Neste momento os espectadores passam a torcer pelo romance dos dois, pois só agora a luz ilumina a verdadeira face dos personagens, e quando eles fingem ser quem não são é que se tornam mais autênticos.
Dan junto a Nicole era um alcoólatra que bebia pra esquecer o calvário que seu casamento se tornara depois de perder sua carreira no exército, como ele explica a Gaëlle. Nicolle por sua vez, insurge-se como se fosse a tela opaca que escondia o glamour de Dan, e do mesmo modo como fez enquanto casados, Nicolle ao aparecer de surpresa no local do segundo encontro de Dan e Gaëlle, acaba por atrapalhar o provável romance dos dois.
Lionel avisa-o que Gaëlle o vira com Nicolle, mas é tarde. Ele não sabia seu verdadeiro nome, nem seu endereço ou telefone. A trama termina num molde incomum aos americanos... Sem o feliz pra sempre! No entanto a poesia que envolve todas as cenas, inclusive a última, onde dois irmãos decepcionados se encontram Gaëlle e Thierry.
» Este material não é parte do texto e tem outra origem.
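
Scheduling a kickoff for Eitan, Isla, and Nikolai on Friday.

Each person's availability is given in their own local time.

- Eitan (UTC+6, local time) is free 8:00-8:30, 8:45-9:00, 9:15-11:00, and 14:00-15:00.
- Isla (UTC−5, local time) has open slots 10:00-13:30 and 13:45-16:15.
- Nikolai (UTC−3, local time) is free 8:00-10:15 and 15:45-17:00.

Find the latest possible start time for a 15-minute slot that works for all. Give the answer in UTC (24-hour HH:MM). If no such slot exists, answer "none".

Eitan → UTC: 02:00–02:30, 02:45–03:00, 03:15–05:00, 08:00–09:00.
Isla → UTC: 15:00–18:30, 18:45–21:15.
Nikolai → UTC: 11:00–13:15, 18:45–20:00.
Eitan ∩ Isla: (none).
Eitan ∩ Isla ∩ Nikolai: (none).
Windows ≥ 15 min: (none).

none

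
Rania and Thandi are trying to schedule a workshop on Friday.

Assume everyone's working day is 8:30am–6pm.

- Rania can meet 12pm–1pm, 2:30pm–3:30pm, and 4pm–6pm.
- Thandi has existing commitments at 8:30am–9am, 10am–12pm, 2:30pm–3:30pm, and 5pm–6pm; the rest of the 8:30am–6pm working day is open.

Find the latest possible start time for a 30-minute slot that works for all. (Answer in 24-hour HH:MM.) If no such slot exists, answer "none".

Thandi free within 08:30–18:00: 09:00–10:00, 12:00–14:30, 15:30–17:00.
Rania ∩ Thandi: 12:00–13:00, 16:00–17:00.
Windows ≥ 30 min: 12:00–13:00, 16:00–17:00.
Latest start in the last window 16:00–17:00 is 17:00 − 30 min = 16:30.

16:30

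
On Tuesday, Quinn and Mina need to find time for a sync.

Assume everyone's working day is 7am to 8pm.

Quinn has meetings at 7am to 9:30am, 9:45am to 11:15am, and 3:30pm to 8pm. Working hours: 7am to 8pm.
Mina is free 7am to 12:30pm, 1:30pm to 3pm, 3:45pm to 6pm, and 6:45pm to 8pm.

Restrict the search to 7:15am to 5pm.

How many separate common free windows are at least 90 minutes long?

1

Quinn free within 07:00–20:00: 09:30–09:45, 11:15–15:30.
Quinn ∩ Mina: 09:30–09:45, 11:15–12:30, 13:30–15:00.
Restricted to 07:15–17:00: 09:30–09:45, 11:15–12:30, 13:30–15:00.
Windows ≥ 90 min: 13:30–15:00.
That's 1 window.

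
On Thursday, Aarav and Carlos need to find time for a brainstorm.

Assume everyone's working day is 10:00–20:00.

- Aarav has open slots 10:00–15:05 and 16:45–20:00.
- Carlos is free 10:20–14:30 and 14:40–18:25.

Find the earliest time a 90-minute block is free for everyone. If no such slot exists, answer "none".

Aarav ∩ Carlos: 10:20–14:30, 14:40–15:05, 16:45–18:25.
Windows ≥ 90 min: 10:20–14:30, 16:45–18:25.
Earliest such window starts at 10:20.

10:20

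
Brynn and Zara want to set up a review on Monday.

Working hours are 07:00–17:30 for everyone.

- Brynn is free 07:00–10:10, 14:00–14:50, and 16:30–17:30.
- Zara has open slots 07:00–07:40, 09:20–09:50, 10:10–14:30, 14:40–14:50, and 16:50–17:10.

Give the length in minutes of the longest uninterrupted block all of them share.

40 minutes

Brynn ∩ Zara: 07:00–07:40, 09:20–09:50, 14:00–14:30, 14:40–14:50, 16:50–17:10.
Common window lengths: 40, 30, 30, 10, 20 min; longest is 40.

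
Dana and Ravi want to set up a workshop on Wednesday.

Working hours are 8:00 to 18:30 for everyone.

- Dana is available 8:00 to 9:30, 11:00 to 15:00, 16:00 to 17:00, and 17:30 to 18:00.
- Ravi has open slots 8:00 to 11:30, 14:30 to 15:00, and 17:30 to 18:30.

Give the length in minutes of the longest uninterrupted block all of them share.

Dana ∩ Ravi: 08:00–09:30, 11:00–11:30, 14:30–15:00, 17:30–18:00.
Common window lengths: 90, 30, 30, 30 min; longest is 90.

90 minutes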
A primeira por se achar enganada por Dan, o segundo porque a última fita VHS emprestada por Charlotte não possuía cenas excitantes. É quando Gaëlle chega e recosta a cabeça no ombro do irmão.
É um roteiro simples, que prende nossa atenção pelos pequenos detalhes, pela beleza da neve, das cores, das relações humanas, e que deixa o final todo aberto ao sabor do público, onde Charlotte pode passar a seduzir Lionel como fazia com Thierry.
Gaëlle pode ou não reencontrar Dan, Nicolle também pode reencontrar sua paixão por Dan. A solidão num inverno em Paris, não dói mais que em qualquer outro lugar, mas é muito mais poético!